Ah, tudo bem, tem algo que eu não contei: o artigo em questão foi publicado em junho de 1939. Poucos meses depois estourava a Segunda Guerra Mundial, e os Estados Unidos – embora ainda não em guerra – haviam começado um grande processo de militarização, fornecendo finalmente estímulos fiscais a uma escala proporcional à profundidade da crise. E, durante os dois anos que se seguiram à publicação desse artigo sobre a impossibilidade da geração rápida de empregos, a contratação de mão de obra não-rural dos EUA subiu 20% – o equivalente hoje à geração de 26 milhões de empregos.

Pois bem, estamos agora em outra depressão, não tão ruim quanto a última, mas suficientemente ruim. E, mais uma vez, figuras de ares autoritários insistem que nossos problemas são "estruturais", que não podem ser consertados rapidamente. Nós devemos nos concentrar no longo prazo, dizem essas pessoas, acreditando que estão sendo responsáveis. Mas a realidade é que elas estão sendo profundamente irresponsáveis.

O que significa afirmar que temos um problema estrutural de desemprego? A versão mais comum envolve a alegação de que os trabalhadores americanos estão presos às indústrias erradas ou têm as qualificações erradas. Um artigo recente, amplamente citado, escrito por Raghuram Rajan, da Universidade de Chicago, garante que o problema é que precisamos deslocar os trabalhadores para fora dos "inchados" setores imobiliário, financeiro e governamental.
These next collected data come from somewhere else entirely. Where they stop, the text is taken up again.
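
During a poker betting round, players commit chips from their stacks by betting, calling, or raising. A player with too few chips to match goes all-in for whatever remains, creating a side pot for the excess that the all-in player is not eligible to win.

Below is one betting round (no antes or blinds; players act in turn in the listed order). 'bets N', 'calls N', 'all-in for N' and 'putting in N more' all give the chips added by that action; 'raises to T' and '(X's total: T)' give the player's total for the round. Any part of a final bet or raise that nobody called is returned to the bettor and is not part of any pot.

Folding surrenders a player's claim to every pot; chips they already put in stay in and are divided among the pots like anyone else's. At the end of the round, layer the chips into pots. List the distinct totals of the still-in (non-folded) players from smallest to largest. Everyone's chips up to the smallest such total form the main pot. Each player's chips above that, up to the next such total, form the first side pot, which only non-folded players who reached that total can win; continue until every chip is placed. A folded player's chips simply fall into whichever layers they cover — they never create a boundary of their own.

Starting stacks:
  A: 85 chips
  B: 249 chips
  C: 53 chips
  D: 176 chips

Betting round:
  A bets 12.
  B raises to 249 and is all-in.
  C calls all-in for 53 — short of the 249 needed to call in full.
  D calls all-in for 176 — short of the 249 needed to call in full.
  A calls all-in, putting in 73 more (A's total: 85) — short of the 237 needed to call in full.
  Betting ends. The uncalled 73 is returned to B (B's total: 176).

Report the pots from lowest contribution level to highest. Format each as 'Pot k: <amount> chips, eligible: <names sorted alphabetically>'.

Pot 1: 212 chips, eligible: A, B, C, D
Pot 2: 96 chips, eligible: A, B, D
Pot 3: 182 chips, eligible: B, D

Derivation:
Contributions (after 73 returned to B): A=85, B=176, C=53, D=176
Pot levels (distinct totals of non-folded players): 53, 85, 176
Layer 1-53: 53 each from A, B, C, D = 53*4 = 212 chips; eligible A, B, C, D
Layer 54-85: 32 each from A, B, D = 32*3 = 96 chips; eligible A, B, D
Layer 86-176: 91 each from B, D = 91*2 = 182 chips; eligible B, D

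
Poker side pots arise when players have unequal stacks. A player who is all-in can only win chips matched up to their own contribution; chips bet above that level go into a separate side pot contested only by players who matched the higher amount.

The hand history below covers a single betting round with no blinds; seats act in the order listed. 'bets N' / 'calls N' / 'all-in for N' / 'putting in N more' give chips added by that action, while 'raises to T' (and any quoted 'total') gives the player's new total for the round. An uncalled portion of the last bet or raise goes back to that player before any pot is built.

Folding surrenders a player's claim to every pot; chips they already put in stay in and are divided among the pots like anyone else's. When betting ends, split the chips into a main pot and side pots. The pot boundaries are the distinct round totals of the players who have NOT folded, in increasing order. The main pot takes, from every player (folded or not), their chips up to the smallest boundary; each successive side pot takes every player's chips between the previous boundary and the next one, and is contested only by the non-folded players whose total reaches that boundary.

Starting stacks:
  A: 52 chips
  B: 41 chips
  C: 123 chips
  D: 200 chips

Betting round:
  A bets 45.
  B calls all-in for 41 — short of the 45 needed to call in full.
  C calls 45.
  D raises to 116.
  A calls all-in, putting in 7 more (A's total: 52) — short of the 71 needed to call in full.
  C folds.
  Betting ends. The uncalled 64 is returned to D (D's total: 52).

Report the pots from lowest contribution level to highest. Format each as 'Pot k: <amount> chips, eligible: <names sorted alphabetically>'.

Pot 1: 164 chips, eligible: A, B, D
Pot 2: 26 chips, eligible: A, D

Derivation:
Contributions (after 64 returned to D): A=52, B=41, C=45, D=52
Folded: C
Pot levels (distinct totals of non-folded players): 41, 52
Layer 1-41: 41 each from A, B, C, D = 41*4 = 164 chips; eligible A, B, D
Layer 42-52: A 11 + C 4 + D 11 = 26 chips; eligible A, D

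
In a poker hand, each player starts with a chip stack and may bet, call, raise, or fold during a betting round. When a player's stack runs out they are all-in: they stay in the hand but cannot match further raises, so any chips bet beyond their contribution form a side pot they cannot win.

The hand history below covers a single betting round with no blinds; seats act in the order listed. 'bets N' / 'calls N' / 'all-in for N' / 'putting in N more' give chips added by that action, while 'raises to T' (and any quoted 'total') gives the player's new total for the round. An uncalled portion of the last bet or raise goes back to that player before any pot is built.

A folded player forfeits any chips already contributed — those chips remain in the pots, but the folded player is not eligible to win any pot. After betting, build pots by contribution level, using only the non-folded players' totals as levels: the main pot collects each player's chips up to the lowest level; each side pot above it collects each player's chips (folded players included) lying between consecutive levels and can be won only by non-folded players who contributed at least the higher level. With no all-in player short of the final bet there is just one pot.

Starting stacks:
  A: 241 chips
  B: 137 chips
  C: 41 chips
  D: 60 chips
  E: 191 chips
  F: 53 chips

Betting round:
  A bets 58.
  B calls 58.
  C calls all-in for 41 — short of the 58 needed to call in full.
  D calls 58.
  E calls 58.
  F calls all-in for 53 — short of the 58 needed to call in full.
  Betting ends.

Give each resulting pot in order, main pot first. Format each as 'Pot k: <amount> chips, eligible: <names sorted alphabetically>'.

Pot 1: 246 chips, eligible: A, B, C, D, E, F
Pot 2: 60 chips, eligible: A, B, D, E, F
Pot 3: 20 chips, eligible: A, B, D, E

Derivation:
Contributions: A=58, B=58, C=41, D=58, E=58, F=53
Pot levels (distinct totals of non-folded players): 41, 53, 58
Layer 1-41: 41 each from A, B, C, D, E, F = 41*6 = 246 chips; eligible A, B, C, D, E, F
Layer 42-53: 12 each from A, B, D, E, F = 12*5 = 60 chips; eligible A, B, D, E, F
Layer 54-58: 5 each from A, B, D, E = 5*4 = 20 chips; eligible A, B, D, E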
Na verdade, a contratação governamental per capita tem se mantido mais ou menos estável há décadas, mas esqueçam isso – a questão principal é que, ao contrário do que sugerem essas histórias, as perdas de empregos desde que a crise começou não aconteceram primariamente nas indústrias que haviam discutivelmente se tornado grandes demais durantes os anos de bolha. Em vez disso, a economia tem perdido empregos de modo generalizado, em praticamente todos os setores e todas as ocupações, como ocorreu na crise dos anos de 1930. Também, se o problema fosse que muitos trabalhadores têm as qualificações erradas ou estão no lugar errado, era de se esperar que os trabalhadores com as qualificações certas no lugar certo estivessem recebendo grandes aumentos salariais; na realidade, tem havido pouquíssimos vencedores na força de trabalho.

Tudo isso sugere fortemente que estamos sofrendo não as dores pungentes de algum tipo de transição estrutural que deverá evoluir gradualmente, mas, em vez disso, de uma falta generalizada de demanda o suficiente – o tipo de falta que poderia e deveria ser curada rapidamente com programas do governo designados para aumentar as despesas.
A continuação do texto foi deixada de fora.